Ciri dari orang-orang seperti ini bisa
dikenali lewat karya hidup-nya. Mungkin saja mereka orang yang oleh orang lain
seringkali dianggap aneh, namun entah bagaimana, orang-orang ini mampu membagi
sesuatu yang membuat orang lain tumbuh. Dalam kehidupan, mereka bisa dikenali
sebagai tokoh-tokoh besar, yang spiritnya tetap ada dan menghidupkan orang lain
meski mereka telah tiada.
Apakah harus menjadi tokoh besar untuk
menemukan Energi Sejati ini? Jawabnya tidak. Energi ini bisa diperoleh dari
peran apa saja, yang memang disadari orang sebagai peran yang diperuntukkan
untuknya. Peran yang membuat ia tak sekedar terjebak dalam kesenangan, namun
mampu mencapai kebahagiaan. Peran itu bisa berhubungan dengan pekerjaan,
profesi, anak, istri, suami, atau apa saja.
Menemukan peran ini seringkali tidaklah mudah.

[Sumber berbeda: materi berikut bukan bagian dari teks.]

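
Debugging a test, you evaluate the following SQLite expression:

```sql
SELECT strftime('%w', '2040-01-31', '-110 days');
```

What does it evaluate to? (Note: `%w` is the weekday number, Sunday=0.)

First apply '-110 days': 2040-01-31 → 2039-10-13.
2039-10-13 is a Thursday; with Sunday=0 that is 4.

4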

Dan bagi yang telah menemukannya sekali pun, bagaimana melakoni peran tersebut
juga bukanlah persoalan mudah. Seringkali, orang-orang terjebak untuk menjalani
peran sebagai ‘aku yang malang’, ‘dingin dan berjarak, interogator atau
intimidator. Sebenarnya apa yang mereka cari pun adalah kebahagiaan, hanya
mereka terbelokkan untuk sekedar memeroleh kesenangan lewat energi yang diambil
dari orang lain melalui peran-peran tersebut.
Peran Tarot di sini
adalah sebagai psikologi simbol yang membantu klien menemukan sumber energi
yang sehat untuk dirinya. Caranya adalah membantu klien menemukan pathway-nya.
Simbol-simbol dalam kartu yang muncul, bisa dianalogikan rambu-rambu yang
menuntun klien menemukan pathway-nya. Setiap orang memiliki pathway, dan jika
ia menemukan pathway-nya, maka ia akan menemukan sumber energi yang luar biasa,
yang ternyata bukan dari mana-mana, melainkan dari dalam dirinya sendiri. Di
situlah sebenarnya berlaku pepatah sufi aku mencari diriku dan hanya menemukan
Tuhan, aku mencari Tuhan dan hanya menemukan diriku.
(psikologi tarot II, oleh Leonardo R. & Joscev A.)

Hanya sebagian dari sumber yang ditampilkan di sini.